The study, which was conducted in Taiwan, looked at more than 2,500 patients with OA and compared their risk of cardiovascular death to more than 12,000 people without OA.
The Link Between Osteoarthritis and Cardiovascular Disease
For years, researchers have been studying the potential link between OA and cardiovascular disease. Both conditions are common in older adults and share some of the same risk factors, including obesity, high blood pressure, and high cholesterol.
Some studies have also suggested that inflammation, which is common in people with OA, may contribute to the development of cardiovascular disease.
The study in Taiwan found that people with OA had a 23% higher risk of dying from cardiovascular disease than people without OA. The risk was highest for people with knee OA, with a 42% increased risk of cardiovascular death.
The risk was also higher for people with hip OA, with a 23% increased risk of cardiovascular death.
What Does This Mean for People with OA?
The study’s findings suggest that people with OA should be monitored for cardiovascular risk factors, such as high blood pressure and high cholesterol.
People with OA should also be encouraged to lead a healthy lifestyle, including exercising regularly and eating a healthy diet.
Additionally, the study reinforces the importance of early diagnosis and treatment of OA. Early diagnosis and treatment can help prevent further joint damage and may also help reduce the risk of cardiovascular disease.
The Importance of Managing Cardiovascular Risk Factors in People with OA
The study’s findings underscore the importance of managing cardiovascular risk factors in people with OA. People with OA should work with their healthcare provider to monitor and manage their blood pressure and cholesterol levels.
They may also benefit from lifestyle changes, such as exercising regularly and eating a healthy diet.
Some people with OA may also benefit from medications to help reduce their cardiovascular risk.

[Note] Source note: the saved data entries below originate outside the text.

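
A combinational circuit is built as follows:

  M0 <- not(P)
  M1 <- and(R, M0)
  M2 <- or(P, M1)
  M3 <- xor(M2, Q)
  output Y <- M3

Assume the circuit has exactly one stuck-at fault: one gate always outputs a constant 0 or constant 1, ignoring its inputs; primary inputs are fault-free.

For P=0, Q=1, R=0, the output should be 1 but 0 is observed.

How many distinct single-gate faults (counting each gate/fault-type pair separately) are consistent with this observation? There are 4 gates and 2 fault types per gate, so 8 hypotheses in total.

3

Fault-free: M0=1, M1=0, M2=0, M3=1 → 1. Observed 0.
  M0 stuck-at-0: output 1 ✗
  M0 stuck-at-1: output 1 ✗
  M1 stuck-at-0: output 1 ✗
  M1 stuck-at-1: output 0 ✓
  M2 stuck-at-0: output 1 ✗
  M2 stuck-at-1: output 0 ✓
  M3 stuck-at-0: output 0 ✓
  M3 stuck-at-1: output 1 ✗
Consistent faults: {M1 stuck-at-1, M2 stuck-at-1, M3 stuck-at-0} — 3 in all.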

For example, people with high cholesterol may benefit from statins, which are medications that help lower cholesterol levels.

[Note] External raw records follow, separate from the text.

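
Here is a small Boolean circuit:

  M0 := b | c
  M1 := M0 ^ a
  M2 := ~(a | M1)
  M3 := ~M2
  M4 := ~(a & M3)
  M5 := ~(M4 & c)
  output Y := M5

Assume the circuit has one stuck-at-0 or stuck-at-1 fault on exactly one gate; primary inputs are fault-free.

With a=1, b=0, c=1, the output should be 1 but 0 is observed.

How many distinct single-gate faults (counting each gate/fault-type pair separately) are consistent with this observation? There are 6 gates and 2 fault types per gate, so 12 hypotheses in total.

Fault-free: M0=1, M1=0, M2=0, M3=1, M4=0, M5=1 → 1. Observed 0.
  M0 stuck-at-0: output 1 ✗
  M0 stuck-at-1: output 1 ✗
  M1 stuck-at-0: output 1 ✗
  M1 stuck-at-1: output 1 ✗
  M2 stuck-at-0: output 1 ✗
  M2 stuck-at-1: output 0 ✓
  M3 stuck-at-0: output 0 ✓
  M3 stuck-at-1: output 1 ✗
  M4 stuck-at-0: output 1 ✗
  M4 stuck-at-1: output 0 ✓
  M5 stuck-at-0: output 0 ✓
  M5 stuck-at-1: output 1 ✗
Consistent faults: {M2 stuck-at-1, M3 stuck-at-0, M4 stuck-at-1, M5 stuck-at-0} — 4 in all.

4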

People with high blood pressure may benefit from medications to help lower their blood pressure.
Conclusion
The study in Taiwan adds to the growing body of evidence suggesting a link between OA and cardiovascular disease.
People with OA should be aware of their increased risk of cardiovascular disease and should work with their healthcare provider to manage their cardiovascular risk factors. Early diagnosis and treatment of OA may also help reduce the risk of cardiovascular disease.